Mary and I were driving home to Florida from working on the Joe Carr campaign in Tennessee when I heard the report on the radio. “Unarmed black youth shot by police.”

Why did the reporter think it relevant to mention the race of the youth shot by police in the St. Louis suburb of Ferguson, Missouri? Police shooting an unarmed youth is compelling without the racial component.

When blacks commit crimes, the mainstream media bends over backwards to avoid mentioning the criminals’ race. For example. When flash mobs were breaking out across America committing crimes of violence, looting and vandalism, the MSM refused to report that the perpetrators were black youths. The MSM’s excuse is reporting the race of criminals is unnecessarily provocative.

So why does the MSM not apply the same logic and caution in cases where the alleged attacker is white? Remember how quick and eager the MSM was to convict George Zimmerman in the court of public opinion?

To push its racist-white-man-shoots-unarmed-angelic-black-boy story line, the MSM referred to Zimmerman as a “white Hispanic”. They flooded TV with photographs of a much younger Trayvon Martin including one of him in his little league football uniform. The MSM did everything in its power to hide the truth that Martin was a 17 year old thug. A major broadcast network even doctored audio to portray Zimmerman as a racist.

Obviously, the MSM wanted racial turmoil, division and riots in the streets. The Left’s bible, “Rules for Radials” by Saul Alinsky says they win by creating chaos.

The mainstream media is fully committed to helping Obama implement his socialist/progressive agenda.

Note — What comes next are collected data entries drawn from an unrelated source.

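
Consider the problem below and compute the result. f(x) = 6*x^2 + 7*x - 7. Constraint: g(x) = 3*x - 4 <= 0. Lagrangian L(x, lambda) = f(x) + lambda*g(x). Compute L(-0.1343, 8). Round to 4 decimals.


Step 1: Evaluate f(x).
f(-0.1343) = 6*(-0.1343)^2 + 7*(-0.1343) - 7 = -7.8319
Step 2: Evaluate g(x).
g(-0.1343) = 3*-0.1343 - 4 = -4.4029
Step 3: Compute Lagrangian.
L = -7.8319 + 8*-4.4029 = -43.0551


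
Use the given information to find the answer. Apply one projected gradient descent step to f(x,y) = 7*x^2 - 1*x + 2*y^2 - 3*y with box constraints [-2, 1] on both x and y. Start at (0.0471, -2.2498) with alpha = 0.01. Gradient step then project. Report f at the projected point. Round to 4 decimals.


Step 1: Compute gradient at (0.0471, -2.2498).
grad_x = 2*7*0.0471 - 1 = -0.3406
grad_y = 2*2*-2.2498 - 3 = -11.9992
Step 2: Gradient step.
x_raw = 0.0471 - 0.01*-0.3406 = 0.0505
y_raw = -2.2498 - 0.01*-11.9992 = -2.1298
Step 3: Project onto [-2, 1].
x_proj = clip(0.0505) = 0.0505
y_proj = clip(-2.1298) = -2.0
Step 4: Evaluate f.
f(0.0505, -2.0) = 13.9673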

Promoting the false narrative that America is a racist nation is extremely helpful to Obama’s purpose.

The MSM has been complicit in assisting the Democrats’ efforts to exploit Obama’s race to silence opposition to his unprecedented dictatorship.

The MSM jumps on every opportunity to further the big lie that blacks are victims of an eternally racist America. The big lie feeds white guilt, making them more receptive to the government redistributing wealth and pandering to minorities. The big lie also inspires blacks to hate successful whites, inspires violence against whites and creates an entitlement mindset in blacks.

Whites feeling guilty for being white and blacks feeling resentful and entitled equals more Americans submissive to government controls and likely to vote Democrat.

During the Trayvon Martin trial, Leftists were all over TV promoting the big lie that black males are routinely attacked and murdered by whites in America. Their claim is totally absurd. The facts prove quite the opposite. Statistics confirm that blacks kill blacks and black attacks against whites are 39 times more likely than vice versa.

Please note that this article is not about the shooting. I am merely pointing out the mainstream media’s agenda driven reporting of the incident.

Once again, the MSM has successfully ginned up racial hate, division and riots in the streets.